Background: The COVID-19 pandemic has caused more than 60 million confirmed cases and approximately 1.5 million deaths all over the world as of December 1st, 2020. So it’s important to predict the clinical course of infected patients and to prevent the disease course from worsening with early intervention.
Aim: This study aimed to evaluate the new generation inflammation markers such as NLR, MPV and RDW in predicting the need for intensive care of COVID-19 patients.
Methods: The retrospective cross-sectional study included 112 patients whose hemogram parameters were checked simultaneously with the diagnosis of COVID-19, hospitalized in public hospitals in Antalya province between March 16th and June 15th, 2020. Patients treated in the intensive care unit and treated only in the ward were compared according to laboratory data, and the predictive effect of study parameters on the need for intensive care was investigated.

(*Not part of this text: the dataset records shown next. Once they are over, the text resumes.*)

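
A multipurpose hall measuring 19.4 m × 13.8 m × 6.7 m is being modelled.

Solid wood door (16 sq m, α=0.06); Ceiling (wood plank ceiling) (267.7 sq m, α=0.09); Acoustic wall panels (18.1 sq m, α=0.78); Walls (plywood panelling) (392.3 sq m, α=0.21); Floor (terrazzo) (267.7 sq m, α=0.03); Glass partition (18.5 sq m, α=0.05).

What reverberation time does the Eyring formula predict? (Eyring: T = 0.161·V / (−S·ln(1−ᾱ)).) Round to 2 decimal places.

2.06 s

S = Σ Sᵢ = 980.3 sq m.
Absorption A = 16×0.06 + 267.7×0.09 + 18.1×0.78 + 392.3×0.21 + 267.7×0.03 + 18.5×0.05 = 130.510 sabins.
ᾱ = 130.510 / 980.3 = 0.1331.
−S·ln(1−ᾱ) = −980.3 × ln(1 − 0.1331) = 140.018.
V = 19.4 × 13.8 × 6.7 = 1793.724 m³.
RT60 = 0.161 × 1793.724 / 140.018 = 2.06 s.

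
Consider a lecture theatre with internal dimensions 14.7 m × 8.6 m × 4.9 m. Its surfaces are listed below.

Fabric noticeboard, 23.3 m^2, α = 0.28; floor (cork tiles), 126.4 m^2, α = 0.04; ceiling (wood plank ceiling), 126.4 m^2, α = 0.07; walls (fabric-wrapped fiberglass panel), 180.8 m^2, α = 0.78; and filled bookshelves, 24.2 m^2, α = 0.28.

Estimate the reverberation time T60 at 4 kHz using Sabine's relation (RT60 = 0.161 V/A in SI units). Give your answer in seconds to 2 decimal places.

0.59 sec

Total absorption A = 23.3×0.28 + 126.4×0.04 + 126.4×0.07 + 180.8×0.78 + 24.2×0.28
  = 6.524 + 5.056 + 8.848 + 141.024 + 6.776 = 168.228 m^2 sabins.
Volume V = 14.7 × 8.6 × 4.9 = 619.458 m³.
T = 0.161 V/A = 0.161·619.458/168.228 = 0.59 s.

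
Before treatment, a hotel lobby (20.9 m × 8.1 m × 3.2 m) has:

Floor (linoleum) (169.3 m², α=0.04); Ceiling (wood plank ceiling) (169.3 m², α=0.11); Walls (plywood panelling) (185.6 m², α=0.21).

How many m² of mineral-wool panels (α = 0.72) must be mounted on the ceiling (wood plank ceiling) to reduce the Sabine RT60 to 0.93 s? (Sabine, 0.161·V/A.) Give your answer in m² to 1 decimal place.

Total absorption A₁ = 169.3*0.04 + 169.3*0.11 + 185.6*0.21
  = 6.772 + 18.623 + 38.976 = 64.371 m² sabins.
Required A₂ = 0.161·541.728/0.93 = 93.783 sabins.
Absorption to add: 93.783 − 64.371 = 29.412 sabins.
Each m² of panel replacing the ceiling (wood plank ceiling) adds (0.72 − 0.11) = 0.61 sabins.
Panel area = 29.412 / 0.61 = 48.2 m².

48.2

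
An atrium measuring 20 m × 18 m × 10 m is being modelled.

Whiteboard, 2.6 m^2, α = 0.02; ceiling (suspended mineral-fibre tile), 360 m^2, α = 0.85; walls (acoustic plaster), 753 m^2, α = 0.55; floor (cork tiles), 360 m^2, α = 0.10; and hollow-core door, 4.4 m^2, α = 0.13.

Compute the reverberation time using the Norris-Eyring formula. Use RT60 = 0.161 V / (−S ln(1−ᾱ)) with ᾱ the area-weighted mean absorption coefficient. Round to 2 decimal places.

Total surface area S = 2.6 + 360 + 753 + 360 + 4.4 = 1480.0 m^2.
Absorption A = 2.6·0.02 + 360·0.85 + 753·0.55 + 360·0.10 + 4.4·0.13 = 756.774 sabins.
ᾱ = 756.774 / 1480.0 = 0.5113.
−S·ln(1−ᾱ) = −1480.0 × ln(1 − 0.5113) = 1059.690.
V = 20 × 18 × 10 = 3600 m³.
RT60 = 0.161 × 3600 / 1059.690 = 0.55 s.

0.55 s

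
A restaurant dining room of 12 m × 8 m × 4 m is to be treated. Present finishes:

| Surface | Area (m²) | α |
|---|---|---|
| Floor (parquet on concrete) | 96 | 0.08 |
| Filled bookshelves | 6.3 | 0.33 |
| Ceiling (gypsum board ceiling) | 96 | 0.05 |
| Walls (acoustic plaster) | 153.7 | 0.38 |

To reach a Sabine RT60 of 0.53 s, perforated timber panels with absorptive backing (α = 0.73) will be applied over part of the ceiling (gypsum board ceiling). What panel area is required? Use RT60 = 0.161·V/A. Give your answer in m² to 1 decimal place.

Total absorption A₁ = 96*0.08 + 6.3*0.33 + 96*0.05 + 153.7*0.38
  = 7.680 + 2.079 + 4.800 + 58.406 = 72.965 m² sabins.
V = 384 m³. Target absorption A₂ = 0.161 × 384 / 0.53 = 116.649 sabins.
Absorption to add: 116.649 − 72.965 = 43.684 sabins.
Net gain per m²: Δα = 0.73 − 0.05 = 0.68.
Area = ΔA/Δα = 43.684/0.68 = 64.2 m².

64.2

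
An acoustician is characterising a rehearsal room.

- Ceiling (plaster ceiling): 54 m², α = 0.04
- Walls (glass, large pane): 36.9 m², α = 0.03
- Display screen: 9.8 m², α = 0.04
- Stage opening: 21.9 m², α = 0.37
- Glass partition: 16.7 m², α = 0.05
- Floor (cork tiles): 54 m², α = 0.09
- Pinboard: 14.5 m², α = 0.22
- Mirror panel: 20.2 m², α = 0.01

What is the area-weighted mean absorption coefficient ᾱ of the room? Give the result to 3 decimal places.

0.091

Total surface area S = 228.0 m².
Weighted sum Σ Sα = 20.849.
ᾱ = 20.849 / 228.0 = 0.091.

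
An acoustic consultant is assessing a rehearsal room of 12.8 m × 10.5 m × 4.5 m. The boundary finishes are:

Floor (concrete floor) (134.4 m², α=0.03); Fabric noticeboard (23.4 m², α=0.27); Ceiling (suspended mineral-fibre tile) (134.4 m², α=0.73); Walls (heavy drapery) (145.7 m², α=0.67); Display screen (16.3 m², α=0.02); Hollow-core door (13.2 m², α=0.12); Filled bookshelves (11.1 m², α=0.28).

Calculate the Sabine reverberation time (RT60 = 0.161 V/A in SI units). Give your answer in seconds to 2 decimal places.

0.46 seconds

A = Σ Sᵢαᵢ = 134.4*0.03 + 23.4*0.27 + 134.4*0.73 + 145.7*0.67 + 16.3*0.02 + 13.2*0.12 + 11.1*0.28 = 211.099 sabins.
V = 12.8·10.5·4.5 = 604.8 m³.
RT60 = 0.161 · V / A = 0.161 × 604.8 / 211.099 = 0.46 s.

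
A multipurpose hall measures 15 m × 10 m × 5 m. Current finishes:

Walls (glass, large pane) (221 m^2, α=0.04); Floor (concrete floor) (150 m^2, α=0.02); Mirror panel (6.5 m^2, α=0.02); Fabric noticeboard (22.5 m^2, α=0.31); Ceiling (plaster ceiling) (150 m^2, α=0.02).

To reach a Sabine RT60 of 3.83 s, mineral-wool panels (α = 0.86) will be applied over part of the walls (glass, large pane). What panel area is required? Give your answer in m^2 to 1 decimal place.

11.7

Summing Sᵢαᵢ: 8.840 + 3.000 + 0.130 + 6.975 + 3.000 → A₁ = 21.945 sabins.
V = 750 m³. Target absorption A₂ = 0.161 × 750 / 3.83 = 31.527 sabins.
ΔA needed = 31.527 − 21.945 = 9.582 sabins.
Each m^2 of panel replacing the walls (glass, large pane) adds (0.86 − 0.04) = 0.82 sabins.
Area = ΔA/Δα = 9.582/0.82 = 11.7 m^2.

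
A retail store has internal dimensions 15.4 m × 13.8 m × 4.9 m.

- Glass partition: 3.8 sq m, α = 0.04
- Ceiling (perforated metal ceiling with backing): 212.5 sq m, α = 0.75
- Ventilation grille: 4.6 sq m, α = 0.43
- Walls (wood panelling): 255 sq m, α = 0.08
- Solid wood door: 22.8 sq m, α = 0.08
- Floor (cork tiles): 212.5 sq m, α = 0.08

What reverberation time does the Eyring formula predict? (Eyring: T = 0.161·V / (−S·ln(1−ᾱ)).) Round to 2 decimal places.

S = Σ Sᵢ = 711.2 sq m.
Σ(Sᵢαᵢ) = 3.8·0.04 + 212.5·0.75 + 4.6·0.43 + 255·0.08 + 22.8·0.08 + 212.5·0.08 = 200.729.
ᾱ = 200.729 / 711.2 = 0.2822.
−S·ln(1−ᾱ) = −711.2 × ln(1 − 0.2822) = 235.809.
V = 15.4 × 13.8 × 4.9 = 1041.348 m³.
T = 0.161·V/[−S·ln(1−ᾱ)] = 0.161·1041.348/235.809 = 0.71 s.

0.71 s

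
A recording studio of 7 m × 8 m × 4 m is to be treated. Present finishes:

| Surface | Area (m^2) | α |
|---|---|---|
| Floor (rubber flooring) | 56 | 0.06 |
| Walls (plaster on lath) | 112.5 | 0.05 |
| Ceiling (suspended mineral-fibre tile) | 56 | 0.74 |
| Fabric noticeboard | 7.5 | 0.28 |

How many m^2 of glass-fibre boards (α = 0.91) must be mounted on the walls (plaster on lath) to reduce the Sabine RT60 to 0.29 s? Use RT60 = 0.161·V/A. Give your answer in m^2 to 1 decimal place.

83.5

Equivalent absorption area: A₁ = 56×0.06 + 112.5×0.05 + 56×0.74 + 7.5×0.28 = 52.525 m^2.
Required A₂ = 0.161·224/0.29 = 124.359 sabins.
ΔA needed = 124.359 − 52.525 = 71.834 sabins.
Net gain per m^2: Δα = 0.91 − 0.05 = 0.86.
Area = ΔA/Δα = 71.834/0.86 = 83.5 m^2.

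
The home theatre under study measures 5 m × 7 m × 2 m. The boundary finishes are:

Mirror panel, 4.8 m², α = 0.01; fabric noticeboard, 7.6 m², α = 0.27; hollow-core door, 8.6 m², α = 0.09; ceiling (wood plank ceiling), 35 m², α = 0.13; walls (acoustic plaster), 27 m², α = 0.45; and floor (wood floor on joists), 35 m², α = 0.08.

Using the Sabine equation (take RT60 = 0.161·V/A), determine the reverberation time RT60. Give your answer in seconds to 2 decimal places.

0.50 seconds

Total absorption A = 4.8*0.01 + 7.6*0.27 + 8.6*0.09 + 35*0.13 + 27*0.45 + 35*0.08
  = 0.048 + 2.052 + 0.774 + 4.550 + 12.150 + 2.800 = 22.374 m² sabins.
V = 5·7·2 = 70 m³.
Sabine: RT60 = 0.161 × 70 / 22.374 = 0.50 s.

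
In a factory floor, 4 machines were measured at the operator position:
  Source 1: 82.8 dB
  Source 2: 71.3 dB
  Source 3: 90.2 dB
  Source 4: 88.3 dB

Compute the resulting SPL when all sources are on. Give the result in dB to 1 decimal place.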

Results: Of the patients 43.8% were female and 56.3% were male. The average age was 49.48 ± 17.12 years. The percentage of patients admitted to the intensive care unit was 19.6% and, died was 5.4%. While MPV was found to be statistically significantly lower in COVID-19 patients who need intensive care, NLR and RDW were found to be statistically significantly higher. Decreased MPV and increased NLR were determined as independent risk factors for ICU admission. In addition, the optimal cut-off value was calculated as ≤ 10.4 for MPV (with 77.27% sensitivity and 66.67% specificity) and > 5.3 for NLR (with 72.73% sensitivity and 91.11% specificity) in predicting ICU admission.
Conclusion: NLR, which is checked at the first admission in patients with suspected COVID-19, is an easy, fast, cheap and very valuable test in determining the severity of SARS-CoV2 infection and predicting the need for intensive care.